La synthèse et la libération des deux hormones gonadotropes LH et FSH sont sous la dépendance de la neurohormone hypothalamique, la GnRH. La GnRH est libérée sous forme pulsatile par les neurones et elle atteint l’hypophyse via le système sanguin porte hypothalamo-hypophysaire. Elle induit à son tour une libération pulsatile des hormones gonadotropes. La fréquence des pulses de GnRH varie au cours du cycle œstral. Une fréquence élevée favorise la libération de la LH, une fréquence faible favorise la production de la FSH. Au cours du pic préovulatoire de la LH, on observe un pic de FSH de moindre amplitude qui permet le recrutement de follicules pour le cycle suivant.
Implications pour la Recherche Scientifique
Modèles animaux pour la santé reproductive
Le cycle menstruel de la souris est un modèle précieux pour étudier la santé reproductive des mammifères, y compris les humains. Les similitudes physiologiques et hormonales entre les souris et les humains permettent aux chercheurs d'utiliser les souris pour étudier divers aspects de la reproduction, tels que :
- La fertilité : Étudier les mécanismes qui régissent l'ovulation, la fécondation et l'implantation de l'embryon.
- Les troubles menstruels : Comprendre les causes et les traitements des irrégularités menstruelles, de l'aménorrhée et de la dysménorrhée.
- L'endométriose : Étudier le développement et la progression de cette maladie qui affecte de nombreuses femmes.
- Le cancer de l'ovaire : Identifier les facteurs de risque et développer de nouvelles stratégies de prévention et de traitement.
- La contraception : Tester de nouvelles méthodes contraceptives pour les hommes et les femmes.
Importance de la prise en compte du sexe dans la recherche
Pendant longtemps, la recherche scientifique s'est concentrée principalement sur les modèles masculins, considérant les femelles comme "trop compliquées" à étudier en raison de leurs cycles hormonaux. Cette approche a conduit à des lacunes importantes dans notre compréhension de la santé des femmes et a eu des conséquences négatives sur le développement de médicaments et de traitements adaptés aux femmes.

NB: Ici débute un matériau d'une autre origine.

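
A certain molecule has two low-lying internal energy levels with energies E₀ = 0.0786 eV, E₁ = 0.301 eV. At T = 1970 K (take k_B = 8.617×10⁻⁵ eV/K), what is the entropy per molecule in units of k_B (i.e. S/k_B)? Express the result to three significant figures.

0.517

k_BT = 8.617×10⁻⁵ × 1970 K = 0.16975 eV.
Eᵢ/kT = 0.46303, 1.7732.
Z = Σ e^(−Eᵢ/kT) = e^(−0.46303) + e^(−1.7732) = 0.62937 + 0.16979 = 0.79916.
⟨E⟩ = Σ EᵢPᵢ = 0.12585 eV.
S/k_B = ln Z + ⟨E⟩/kT = ln(0.79916) + 0.12585/0.16975 = -0.22419 + 0.74138 = 0.517.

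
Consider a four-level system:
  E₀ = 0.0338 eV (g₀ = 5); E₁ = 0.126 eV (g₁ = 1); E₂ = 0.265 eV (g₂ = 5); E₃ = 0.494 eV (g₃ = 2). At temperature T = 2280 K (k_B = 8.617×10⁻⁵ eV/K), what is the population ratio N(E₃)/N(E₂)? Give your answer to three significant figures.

0.125

k_BT = 8.617×10⁻⁵ × 2280 K = 0.19647 eV.
n₃/n₂ = (g₃/g₂) exp[−(E₃−E₂)/kT] = (2/5) × exp(−(0.229 eV)/(0.19647 eV)) = (2/5) × exp(-1.1656) = 0.125.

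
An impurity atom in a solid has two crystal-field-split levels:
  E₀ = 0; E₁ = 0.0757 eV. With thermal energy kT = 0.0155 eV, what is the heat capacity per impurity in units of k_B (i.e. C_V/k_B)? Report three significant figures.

Eᵢ/kT = 0, 4.8839.
Z = Σ e^(−Eᵢ/kT) = e^(−0) + e^(−4.8839) = 1.0000 + 0.0075674 = 1.0076.
⟨E⟩ = 0.00056853 eV, ⟨E²⟩ = 0.000043038 eV².
C_V/k_B = (⟨E²⟩ − ⟨E⟩²)/(kT)² = (0.000043038 − 0.00000032323)/0.00024025 = 0.178.

0.178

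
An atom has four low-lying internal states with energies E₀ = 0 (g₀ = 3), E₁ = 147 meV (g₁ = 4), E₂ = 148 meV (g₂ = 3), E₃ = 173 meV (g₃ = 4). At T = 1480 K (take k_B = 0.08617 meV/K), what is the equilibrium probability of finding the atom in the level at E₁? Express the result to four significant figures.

0.2026

k_BT = 0.08617 × 1480 K = 127.532 meV.
Eᵢ/kT = 0, 1.15265, 1.16049, 1.35652.
Z = Σ gᵢe^(−Eᵢ/kT) = 3·e^(−0) + 4·e^(−1.15265) + 3·e^(−1.16049) + 4·e^(−1.35652) = 3.00000 + 1.26320 + 0.939998 + 1.03022 = 6.23342.
P₁ = g₁ e^(−E₁/kT) / Z = 1.26320/6.23342 = 0.2026.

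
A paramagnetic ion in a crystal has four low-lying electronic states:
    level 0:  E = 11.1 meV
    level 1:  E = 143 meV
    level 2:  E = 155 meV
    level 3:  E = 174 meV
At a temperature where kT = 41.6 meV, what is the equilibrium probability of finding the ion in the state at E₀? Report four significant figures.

Eᵢ/kT = 0.266827, 3.43750, 3.72596, 4.18269.
Z = Σ e^(−Eᵢ/kT) = e^(−0.266827) + e^(−3.43750) + e^(−3.72596) + e^(−4.18269) = 0.765806 + 0.0321449 + 0.0240900 + 0.0152574 = 0.837298.
P₀ = e^(−E₀/kT) / Z = 0.765806/0.837298 = 0.9146.

0.9146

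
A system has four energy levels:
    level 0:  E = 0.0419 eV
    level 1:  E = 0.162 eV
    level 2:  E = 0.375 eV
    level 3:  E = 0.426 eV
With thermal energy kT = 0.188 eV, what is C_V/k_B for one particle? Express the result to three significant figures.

Eᵢ/kT = 0.22287, 0.86170, 1.9947, 2.2660.
Z = Σ e^(−Eᵢ/kT) = e^(−0.22287) + e^(−0.86170) + e^(−1.9947) + e^(−2.2660) = 0.80022 + 0.42244 + 0.13605 + 0.10373 = 1.4624.
⟨E⟩ = 0.13483 eV, ⟨E²⟩ = 0.034497 eV².
C_V/k_B = (⟨E²⟩ − ⟨E⟩²)/(kT)² = (0.034497 − 0.018179)/0.035344 = 0.462.

0.462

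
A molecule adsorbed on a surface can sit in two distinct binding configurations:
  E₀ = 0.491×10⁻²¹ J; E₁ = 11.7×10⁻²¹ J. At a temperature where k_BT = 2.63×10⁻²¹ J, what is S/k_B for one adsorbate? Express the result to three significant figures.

Eᵢ/kT = 0.18669, 4.4487.
Z = Σ e^(−Eᵢ/kT) = e^(−0.18669) + e^(−4.4487) = 0.82970 + 0.011694 = 0.84139.
⟨E⟩ = Σ EᵢPᵢ = 0.64679 ×10⁻²¹ J.
S/k_B = ln Z + ⟨E⟩/kT = ln(0.84139) + 0.64679/2.63 = -0.17270 + 0.24593 = 0.0732.

0.0732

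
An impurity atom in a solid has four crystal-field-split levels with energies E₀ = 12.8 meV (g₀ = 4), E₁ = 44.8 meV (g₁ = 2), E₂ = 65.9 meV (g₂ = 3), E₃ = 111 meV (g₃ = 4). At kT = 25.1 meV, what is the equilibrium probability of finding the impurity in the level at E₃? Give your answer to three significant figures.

Eᵢ/kT = 0.50996, 1.7849, 2.6255, 4.4223.
Z = Σ gᵢe^(−Eᵢ/kT) = 4·e^(−0.50996) + 2·e^(−1.7849) + 3·e^(−2.6255) + 4·e^(−4.4223) = 2.4021 + 0.33563 + 0.21721 + 0.048026 = 3.0030.
P₃ = g₃ e^(−E₃/kT) / Z = 0.048026/3.0030 = 0.0160.

0.0160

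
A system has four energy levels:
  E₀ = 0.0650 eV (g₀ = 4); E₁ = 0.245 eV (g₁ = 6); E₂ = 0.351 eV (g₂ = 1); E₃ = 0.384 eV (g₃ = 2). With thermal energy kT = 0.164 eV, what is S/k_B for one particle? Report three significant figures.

2.34

Eᵢ/kT = 0.39634, 1.4939, 2.1402, 2.3415.
Z = Σ gᵢe^(−Eᵢ/kT) = 4·e^(−0.39634) + 6·e^(−1.4939) + 1·e^(−2.1402) + 2·e^(−2.3415) = 2.6911 + 1.3470 + 0.11763 + 0.19237 = 4.3481.
⟨E⟩ = Σ EᵢPᵢ = 0.14261 eV.
S/k_B = ln Z + ⟨E⟩/kT = ln(4.3481) + 0.14261/0.164 = 1.4697 + 0.86957 = 2.34.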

Heureusement, les temps changent et la recherche commence à prendre en compte les différences sexuelles dans la physiologie et la réponse aux traitements. Depuis 2016, les fonds publics américains requièrent que les études financées prennent en compte le sexe comme variable biologique. Cette évolution est essentielle pour garantir que les résultats de la recherche soient applicables à tous les individus, quel que soit leur sexe.
Développement de contraceptifs masculins
La recherche d’une pilule contraceptive pour les hommes remonte aussi loin que l’autorisation, dans les années 1960, de son équivalent pour les femmes. Les chercheurs ont longtemps essayé de développer un équivalent masculin en utilisant la même méthode et en agissant sur une hormone masculine, la testostérone. Mais ces tentatives provoquaient des effets secondaires indésirables tels que la prise de poids, des accès de dépression et une hausse du taux de cholestérol, qui accroit le risque de maladie cardiaque.
Pour développer une pilule non-hormonale, des chercheurs ont ciblé une protéine, le récepteur alpha de l’acide rétinoïque (RAR-alpha). Dans le corps humain, la vitamine A se transforme en de nombreux éléments dont l’acide rétinoïque, qui joue un rôle important dans la croissance des cellules, la formation des spermatozoïdes et le développement de l’embryon. Administré oralement aux souris mâles pendant quatre semaines, un composé chimique nommé YCT529, conçu pour interagir uniquement avec RAR-alpha, a drastiquement réduit la production de spermatozoïdes et a été efficace à 99 % pour prévenir les grossesses, sans que ne soient observés d’effets secondaires.